A comparative study of the performance of cubic and quadratic models for heptagonal spherical two-factor second-order designs based on the sum of square errors

The power of Heptagonal Spherical two-factor second-order designs for a cubic model more than its quadratic counterpart based on the sum of square errors was presented. This study used spherical second-order designs such as; Equiradial designs of the radius or axial distance of 1.0 and 1.414 and Central Composite Designs of Face centred, Inscribed and Circumscribed designs. The Inscribed is a radius of 1.0 and Circumscribed CCD is of a radius of 1.414. These designs were studied with the addition of only one centre point. It was observed that all the designs studied recorded a minimum sum of square errors when the shape is a pentagon, and this occurred only for the quadratic model.
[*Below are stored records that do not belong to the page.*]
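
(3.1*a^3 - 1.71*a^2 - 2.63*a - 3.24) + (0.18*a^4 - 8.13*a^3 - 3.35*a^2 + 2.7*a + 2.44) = 0.18*a^4 - 5.03*a^3 - 5.06*a^2 + 0.0700000000000003*a - 0.8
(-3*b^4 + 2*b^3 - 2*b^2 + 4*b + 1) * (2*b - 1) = -6*b^5 + 7*b^4 - 6*b^3 + 10*b^2 - 2*b - 1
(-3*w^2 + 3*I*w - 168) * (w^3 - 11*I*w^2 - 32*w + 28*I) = -3*w^5 + 36*I*w^4 - 39*w^3 + 1668*I*w^2 + 5292*w - 4704*I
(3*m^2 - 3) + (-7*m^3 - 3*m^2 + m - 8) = -7*m^3 + m - 11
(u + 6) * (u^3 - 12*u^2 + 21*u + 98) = u^4 - 6*u^3 - 51*u^2 + 224*u + 588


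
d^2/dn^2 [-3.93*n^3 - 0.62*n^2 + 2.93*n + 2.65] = -23.58*n - 1.24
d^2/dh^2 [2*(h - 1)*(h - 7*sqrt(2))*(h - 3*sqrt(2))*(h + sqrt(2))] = 24*h^2 - 108*sqrt(2)*h - 12*h + 36*sqrt(2) + 88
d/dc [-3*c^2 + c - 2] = 1 - 6*c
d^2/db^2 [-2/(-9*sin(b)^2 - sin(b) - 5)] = 2*(-324*sin(b)^4 - 27*sin(b)^3 + 665*sin(b)^2 + 59*sin(b) - 88)/(9*sin(b)^2 + sin(b) + 5)^3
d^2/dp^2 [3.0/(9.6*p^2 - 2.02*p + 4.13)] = (-552.96*p^2 + 116.352*p + 3.0*(19.2*p - 2.02)*(38.4*p - 4.04) - 237.888)/(9.6*p^2 - 2.02*p + 4.13)^3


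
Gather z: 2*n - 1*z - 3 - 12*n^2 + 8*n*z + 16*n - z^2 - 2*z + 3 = -12*n^2 + 18*n - z^2 + z*(8*n - 3)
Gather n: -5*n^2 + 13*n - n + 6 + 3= -5*n^2 + 12*n + 9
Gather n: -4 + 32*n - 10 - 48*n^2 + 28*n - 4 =-48*n^2 + 60*n - 18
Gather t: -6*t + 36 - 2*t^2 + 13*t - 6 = -2*t^2 + 7*t + 30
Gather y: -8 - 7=-15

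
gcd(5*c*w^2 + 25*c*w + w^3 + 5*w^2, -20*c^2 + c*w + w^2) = 5*c + w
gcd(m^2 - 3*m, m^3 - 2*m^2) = m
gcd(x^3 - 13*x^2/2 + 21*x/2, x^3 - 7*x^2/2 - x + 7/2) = x - 7/2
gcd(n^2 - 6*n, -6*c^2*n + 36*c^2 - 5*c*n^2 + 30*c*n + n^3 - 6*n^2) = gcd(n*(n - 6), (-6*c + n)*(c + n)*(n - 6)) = n - 6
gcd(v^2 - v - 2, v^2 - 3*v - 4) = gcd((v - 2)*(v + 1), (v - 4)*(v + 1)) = v + 1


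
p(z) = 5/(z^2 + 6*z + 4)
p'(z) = 5*(-2*z - 6)/(z^2 + 6*z + 4)^2 = 10*(-z - 3)/(z^2 + 6*z + 4)^2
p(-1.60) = -1.64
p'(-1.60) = -1.51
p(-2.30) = -1.11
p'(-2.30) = -0.34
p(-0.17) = 1.66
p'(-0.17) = -3.13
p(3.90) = 0.12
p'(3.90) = -0.04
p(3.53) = 0.13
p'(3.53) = -0.05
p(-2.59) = -1.03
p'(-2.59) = -0.18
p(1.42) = 0.34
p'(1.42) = -0.21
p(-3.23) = -1.01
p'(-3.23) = 0.09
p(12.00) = 0.02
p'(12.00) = 0.00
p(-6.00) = 1.25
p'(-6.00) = 1.88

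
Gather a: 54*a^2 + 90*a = 54*a^2 + 90*a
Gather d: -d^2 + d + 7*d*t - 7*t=-d^2 + d*(7*t + 1) - 7*t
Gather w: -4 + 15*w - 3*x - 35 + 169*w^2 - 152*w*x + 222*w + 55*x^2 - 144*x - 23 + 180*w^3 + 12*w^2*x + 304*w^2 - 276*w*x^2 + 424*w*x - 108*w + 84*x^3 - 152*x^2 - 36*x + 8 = 180*w^3 + w^2*(12*x + 473) + w*(-276*x^2 + 272*x + 129) + 84*x^3 - 97*x^2 - 183*x - 54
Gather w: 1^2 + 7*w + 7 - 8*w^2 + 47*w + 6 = -8*w^2 + 54*w + 14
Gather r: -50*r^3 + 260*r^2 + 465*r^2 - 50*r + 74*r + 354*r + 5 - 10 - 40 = -50*r^3 + 725*r^2 + 378*r - 45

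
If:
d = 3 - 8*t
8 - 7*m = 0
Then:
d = 3 - 8*t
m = 8/7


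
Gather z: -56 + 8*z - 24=8*z - 80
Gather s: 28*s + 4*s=32*s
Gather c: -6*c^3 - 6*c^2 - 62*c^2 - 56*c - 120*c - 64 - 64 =-6*c^3 - 68*c^2 - 176*c - 128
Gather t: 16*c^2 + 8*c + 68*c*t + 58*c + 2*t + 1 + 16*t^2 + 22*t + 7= 16*c^2 + 66*c + 16*t^2 + t*(68*c + 24) + 8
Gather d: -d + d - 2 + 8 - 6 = 0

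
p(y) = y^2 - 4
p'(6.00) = 12.00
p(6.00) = 32.00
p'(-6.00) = -12.00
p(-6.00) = 32.00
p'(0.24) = 0.48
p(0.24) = -3.94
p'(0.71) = 1.42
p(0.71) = -3.50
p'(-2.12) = -4.24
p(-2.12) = 0.49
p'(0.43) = 0.86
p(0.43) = -3.82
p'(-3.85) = -7.70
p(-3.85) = 10.82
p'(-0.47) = -0.94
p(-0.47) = -3.78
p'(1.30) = 2.60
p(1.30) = -2.31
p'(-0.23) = -0.46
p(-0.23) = -3.95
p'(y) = 2*y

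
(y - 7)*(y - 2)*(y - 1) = y^3 - 10*y^2 + 23*y - 14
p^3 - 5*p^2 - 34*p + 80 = (p - 8)*(p - 2)*(p + 5)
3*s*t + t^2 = t*(3*s + t)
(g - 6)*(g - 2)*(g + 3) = g^3 - 5*g^2 - 12*g + 36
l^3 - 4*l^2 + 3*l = l*(l - 3)*(l - 1)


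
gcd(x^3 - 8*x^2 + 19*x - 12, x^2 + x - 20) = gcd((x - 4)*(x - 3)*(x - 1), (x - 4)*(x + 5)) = x - 4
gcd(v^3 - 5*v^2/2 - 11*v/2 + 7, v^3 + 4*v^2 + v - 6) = v^2 + v - 2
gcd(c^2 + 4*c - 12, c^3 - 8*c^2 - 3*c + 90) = 1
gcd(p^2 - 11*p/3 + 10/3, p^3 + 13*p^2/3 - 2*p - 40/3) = p - 5/3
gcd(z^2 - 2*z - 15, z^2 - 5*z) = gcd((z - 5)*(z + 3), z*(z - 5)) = z - 5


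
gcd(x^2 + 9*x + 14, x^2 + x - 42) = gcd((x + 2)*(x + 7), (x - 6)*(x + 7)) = x + 7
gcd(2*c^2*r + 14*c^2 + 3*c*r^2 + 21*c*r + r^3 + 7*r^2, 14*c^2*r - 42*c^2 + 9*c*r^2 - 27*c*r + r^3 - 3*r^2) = 2*c + r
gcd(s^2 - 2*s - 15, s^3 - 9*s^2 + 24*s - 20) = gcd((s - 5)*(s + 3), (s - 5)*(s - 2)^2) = s - 5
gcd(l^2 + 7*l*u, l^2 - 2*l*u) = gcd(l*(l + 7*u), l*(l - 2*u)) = l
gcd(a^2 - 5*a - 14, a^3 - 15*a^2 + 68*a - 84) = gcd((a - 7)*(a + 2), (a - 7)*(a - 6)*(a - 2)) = a - 7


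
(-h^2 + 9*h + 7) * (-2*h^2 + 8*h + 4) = 2*h^4 - 26*h^3 + 54*h^2 + 92*h + 28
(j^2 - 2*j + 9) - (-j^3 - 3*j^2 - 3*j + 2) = j^3 + 4*j^2 + j + 7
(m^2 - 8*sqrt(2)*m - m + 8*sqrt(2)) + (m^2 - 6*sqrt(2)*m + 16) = 2*m^2 - 14*sqrt(2)*m - m + 8*sqrt(2) + 16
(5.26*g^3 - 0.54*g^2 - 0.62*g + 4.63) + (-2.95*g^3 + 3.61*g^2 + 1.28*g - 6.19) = 2.31*g^3 + 3.07*g^2 + 0.66*g - 1.56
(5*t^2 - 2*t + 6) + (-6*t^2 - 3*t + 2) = -t^2 - 5*t + 8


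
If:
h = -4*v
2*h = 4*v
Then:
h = 0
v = 0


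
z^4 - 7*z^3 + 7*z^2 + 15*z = z*(z - 5)*(z - 3)*(z + 1)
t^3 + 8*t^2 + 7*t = t*(t + 1)*(t + 7)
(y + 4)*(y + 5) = y^2 + 9*y + 20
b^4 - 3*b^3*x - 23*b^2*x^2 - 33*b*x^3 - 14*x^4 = (b - 7*x)*(b + x)^2*(b + 2*x)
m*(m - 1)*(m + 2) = m^3 + m^2 - 2*m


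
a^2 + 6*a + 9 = (a + 3)^2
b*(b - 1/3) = b^2 - b/3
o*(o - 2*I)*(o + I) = o^3 - I*o^2 + 2*o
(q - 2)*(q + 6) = q^2 + 4*q - 12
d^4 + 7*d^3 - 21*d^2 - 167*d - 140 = (d - 5)*(d + 1)*(d + 4)*(d + 7)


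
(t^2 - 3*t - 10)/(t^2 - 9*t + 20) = (t + 2)/(t - 4)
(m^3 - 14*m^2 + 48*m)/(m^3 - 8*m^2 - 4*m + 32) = m*(m - 6)/(m^2 - 4)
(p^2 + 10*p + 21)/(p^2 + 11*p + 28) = (p + 3)/(p + 4)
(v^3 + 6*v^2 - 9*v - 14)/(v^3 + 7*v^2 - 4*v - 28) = (v + 1)/(v + 2)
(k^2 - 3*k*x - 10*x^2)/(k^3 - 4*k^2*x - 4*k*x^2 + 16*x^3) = (k - 5*x)/(k^2 - 6*k*x + 8*x^2)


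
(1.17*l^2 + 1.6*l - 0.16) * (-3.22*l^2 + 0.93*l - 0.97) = -3.7674*l^4 - 4.0639*l^3 + 0.8683*l^2 - 1.7008*l + 0.1552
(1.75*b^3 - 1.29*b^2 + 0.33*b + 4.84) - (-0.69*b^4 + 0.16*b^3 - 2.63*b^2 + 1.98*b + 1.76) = 0.69*b^4 + 1.59*b^3 + 1.34*b^2 - 1.65*b + 3.08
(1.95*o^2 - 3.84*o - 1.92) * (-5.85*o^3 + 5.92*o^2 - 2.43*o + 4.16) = -11.4075*o^5 + 34.008*o^4 - 16.2393*o^3 + 6.0768*o^2 - 11.3088*o - 7.9872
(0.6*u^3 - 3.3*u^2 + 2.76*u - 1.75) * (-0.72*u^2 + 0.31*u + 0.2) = -0.432*u^5 + 2.562*u^4 - 2.8902*u^3 + 1.4556*u^2 + 0.00949999999999995*u - 0.35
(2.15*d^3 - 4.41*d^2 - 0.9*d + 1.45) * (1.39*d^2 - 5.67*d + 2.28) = 2.9885*d^5 - 18.3204*d^4 + 28.6557*d^3 - 2.9363*d^2 - 10.2735*d + 3.306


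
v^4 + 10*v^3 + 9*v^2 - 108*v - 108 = (v - 3)*(v + 1)*(v + 6)^2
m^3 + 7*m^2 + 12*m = m*(m + 3)*(m + 4)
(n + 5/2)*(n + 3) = n^2 + 11*n/2 + 15/2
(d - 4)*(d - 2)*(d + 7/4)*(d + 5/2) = d^4 - 7*d^3/4 - 105*d^2/8 + 31*d/4 + 35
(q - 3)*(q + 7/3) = q^2 - 2*q/3 - 7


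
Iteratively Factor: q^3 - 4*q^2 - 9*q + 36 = (q + 3)*(q^2 - 7*q + 12) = (q - 3)*(q + 3)*(q - 4)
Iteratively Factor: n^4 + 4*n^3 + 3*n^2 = (n + 1)*(n^3 + 3*n^2) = (n + 1)*(n + 3)*(n^2) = n*(n + 1)*(n + 3)*(n)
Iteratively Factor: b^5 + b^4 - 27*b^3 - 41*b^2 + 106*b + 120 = (b + 1)*(b^4 - 27*b^2 - 14*b + 120) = (b - 5)*(b + 1)*(b^3 + 5*b^2 - 2*b - 24) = (b - 5)*(b - 2)*(b + 1)*(b^2 + 7*b + 12) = (b - 5)*(b - 2)*(b + 1)*(b + 3)*(b + 4)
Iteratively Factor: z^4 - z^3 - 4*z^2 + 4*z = (z + 2)*(z^3 - 3*z^2 + 2*z) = z*(z + 2)*(z^2 - 3*z + 2) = z*(z - 2)*(z + 2)*(z - 1)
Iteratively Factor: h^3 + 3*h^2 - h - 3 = (h + 1)*(h^2 + 2*h - 3) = (h - 1)*(h + 1)*(h + 3)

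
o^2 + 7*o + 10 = (o + 2)*(o + 5)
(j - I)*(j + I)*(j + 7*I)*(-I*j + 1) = -I*j^4 + 8*j^3 + 6*I*j^2 + 8*j + 7*I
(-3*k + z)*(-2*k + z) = 6*k^2 - 5*k*z + z^2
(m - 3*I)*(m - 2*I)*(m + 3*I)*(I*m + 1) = I*m^4 + 3*m^3 + 7*I*m^2 + 27*m - 18*I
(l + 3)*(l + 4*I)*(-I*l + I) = -I*l^3 + 4*l^2 - 2*I*l^2 + 8*l + 3*I*l - 12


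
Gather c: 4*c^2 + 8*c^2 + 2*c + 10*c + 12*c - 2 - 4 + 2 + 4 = 12*c^2 + 24*c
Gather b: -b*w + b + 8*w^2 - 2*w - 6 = b*(1 - w) + 8*w^2 - 2*w - 6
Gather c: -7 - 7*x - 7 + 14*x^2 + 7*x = 14*x^2 - 14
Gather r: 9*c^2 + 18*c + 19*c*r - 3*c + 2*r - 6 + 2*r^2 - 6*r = 9*c^2 + 15*c + 2*r^2 + r*(19*c - 4) - 6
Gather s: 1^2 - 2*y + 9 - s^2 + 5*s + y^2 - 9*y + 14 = -s^2 + 5*s + y^2 - 11*y + 24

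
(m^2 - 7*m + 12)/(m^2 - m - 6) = (m - 4)/(m + 2)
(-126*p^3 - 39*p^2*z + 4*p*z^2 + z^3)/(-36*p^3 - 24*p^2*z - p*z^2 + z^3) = (7*p + z)/(2*p + z)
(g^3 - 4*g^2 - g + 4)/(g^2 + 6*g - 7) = (g^2 - 3*g - 4)/(g + 7)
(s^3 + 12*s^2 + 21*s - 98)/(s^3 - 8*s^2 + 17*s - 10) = (s^2 + 14*s + 49)/(s^2 - 6*s + 5)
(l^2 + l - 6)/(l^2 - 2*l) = (l + 3)/l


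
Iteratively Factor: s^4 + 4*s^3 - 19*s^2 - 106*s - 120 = (s - 5)*(s^3 + 9*s^2 + 26*s + 24) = (s - 5)*(s + 2)*(s^2 + 7*s + 12) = (s - 5)*(s + 2)*(s + 3)*(s + 4)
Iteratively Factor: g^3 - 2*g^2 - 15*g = (g + 3)*(g^2 - 5*g) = (g - 5)*(g + 3)*(g)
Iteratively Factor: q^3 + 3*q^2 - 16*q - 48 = (q - 4)*(q^2 + 7*q + 12) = (q - 4)*(q + 3)*(q + 4)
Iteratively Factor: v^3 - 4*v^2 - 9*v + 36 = (v - 4)*(v^2 - 9) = (v - 4)*(v + 3)*(v - 3)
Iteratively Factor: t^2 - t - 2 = (t - 2)*(t + 1)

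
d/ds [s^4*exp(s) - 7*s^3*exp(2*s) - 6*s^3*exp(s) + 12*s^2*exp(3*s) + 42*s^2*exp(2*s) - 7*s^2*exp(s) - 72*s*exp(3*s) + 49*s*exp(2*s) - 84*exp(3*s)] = (s^4 - 14*s^3*exp(s) - 2*s^3 + 36*s^2*exp(2*s) + 63*s^2*exp(s) - 25*s^2 - 192*s*exp(2*s) + 182*s*exp(s) - 14*s - 324*exp(2*s) + 49*exp(s))*exp(s)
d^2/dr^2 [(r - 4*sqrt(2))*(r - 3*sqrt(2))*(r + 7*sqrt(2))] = 6*r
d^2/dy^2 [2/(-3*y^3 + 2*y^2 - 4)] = 4*(-y^2*(9*y - 4)^2 + (9*y - 2)*(3*y^3 - 2*y^2 + 4))/(3*y^3 - 2*y^2 + 4)^3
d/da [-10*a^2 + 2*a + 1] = 2 - 20*a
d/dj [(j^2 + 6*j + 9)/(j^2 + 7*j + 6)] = (j^2 - 6*j - 27)/(j^4 + 14*j^3 + 61*j^2 + 84*j + 36)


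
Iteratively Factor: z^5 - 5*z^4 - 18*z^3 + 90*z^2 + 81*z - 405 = (z - 3)*(z^4 - 2*z^3 - 24*z^2 + 18*z + 135) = (z - 3)*(z + 3)*(z^3 - 5*z^2 - 9*z + 45) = (z - 5)*(z - 3)*(z + 3)*(z^2 - 9) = (z - 5)*(z - 3)^2*(z + 3)*(z + 3)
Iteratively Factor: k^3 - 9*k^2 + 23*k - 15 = (k - 1)*(k^2 - 8*k + 15) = (k - 5)*(k - 1)*(k - 3)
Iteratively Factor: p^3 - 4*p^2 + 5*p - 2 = (p - 1)*(p^2 - 3*p + 2) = (p - 1)^2*(p - 2)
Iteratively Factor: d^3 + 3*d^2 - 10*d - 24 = (d + 4)*(d^2 - d - 6) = (d - 3)*(d + 4)*(d + 2)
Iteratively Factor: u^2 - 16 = (u + 4)*(u - 4)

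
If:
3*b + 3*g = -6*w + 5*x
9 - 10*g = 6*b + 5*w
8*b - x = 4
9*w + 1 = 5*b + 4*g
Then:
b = 2614/4151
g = 1368/4151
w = 1599/4151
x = 4308/4151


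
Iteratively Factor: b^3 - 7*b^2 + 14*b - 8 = (b - 4)*(b^2 - 3*b + 2) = (b - 4)*(b - 1)*(b - 2)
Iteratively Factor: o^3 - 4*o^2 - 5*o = (o + 1)*(o^2 - 5*o) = o*(o + 1)*(o - 5)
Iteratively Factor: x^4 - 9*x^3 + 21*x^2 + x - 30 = (x - 5)*(x^3 - 4*x^2 + x + 6) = (x - 5)*(x - 3)*(x^2 - x - 2) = (x - 5)*(x - 3)*(x - 2)*(x + 1)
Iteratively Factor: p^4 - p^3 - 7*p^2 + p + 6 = (p - 1)*(p^3 - 7*p - 6) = (p - 1)*(p + 2)*(p^2 - 2*p - 3) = (p - 1)*(p + 1)*(p + 2)*(p - 3)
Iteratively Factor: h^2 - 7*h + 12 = (h - 3)*(h - 4)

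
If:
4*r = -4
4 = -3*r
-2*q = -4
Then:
No Solution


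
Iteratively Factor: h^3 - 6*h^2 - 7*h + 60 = (h - 5)*(h^2 - h - 12) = (h - 5)*(h - 4)*(h + 3)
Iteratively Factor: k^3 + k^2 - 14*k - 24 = (k + 2)*(k^2 - k - 12) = (k + 2)*(k + 3)*(k - 4)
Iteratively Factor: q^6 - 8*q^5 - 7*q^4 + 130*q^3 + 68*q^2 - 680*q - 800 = (q - 4)*(q^5 - 4*q^4 - 23*q^3 + 38*q^2 + 220*q + 200) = (q - 5)*(q - 4)*(q^4 + q^3 - 18*q^2 - 52*q - 40) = (q - 5)*(q - 4)*(q + 2)*(q^3 - q^2 - 16*q - 20) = (q - 5)*(q - 4)*(q + 2)^2*(q^2 - 3*q - 10) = (q - 5)^2*(q - 4)*(q + 2)^2*(q + 2)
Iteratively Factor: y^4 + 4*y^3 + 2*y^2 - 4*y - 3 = (y + 1)*(y^3 + 3*y^2 - y - 3) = (y + 1)*(y + 3)*(y^2 - 1) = (y - 1)*(y + 1)*(y + 3)*(y + 1)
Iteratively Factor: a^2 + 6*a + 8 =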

The sum of the square error value of Face centred CCD of zero (0) is misleading, since nothing is done humanly that is free of error. The Face centred CCD was found to behave differently from the other designs, this could be because it is not a spherical design. As the shape of these designs increases the sum of square errors increases indiscriminately. The study revealed that all the designs except Face Centered CCD gave the minimum sum of square error for the cubic model, while Face Centered CCD gave a singular matrix for the cubic model in all the shapes. The axial distance affects the sum of square errors for the quadratic model, that is to say, the sum of square errors for an axial distance of 1.0 is minimum, while for an axial distance of 1.414, the sum of square errors is maximized. The study proposed the cubic model as a robust model for second-order designs when the shape is Heptagon (n=7) and the quadratic model as a robust model for second-order designs with a radius or axial distance of 1.0.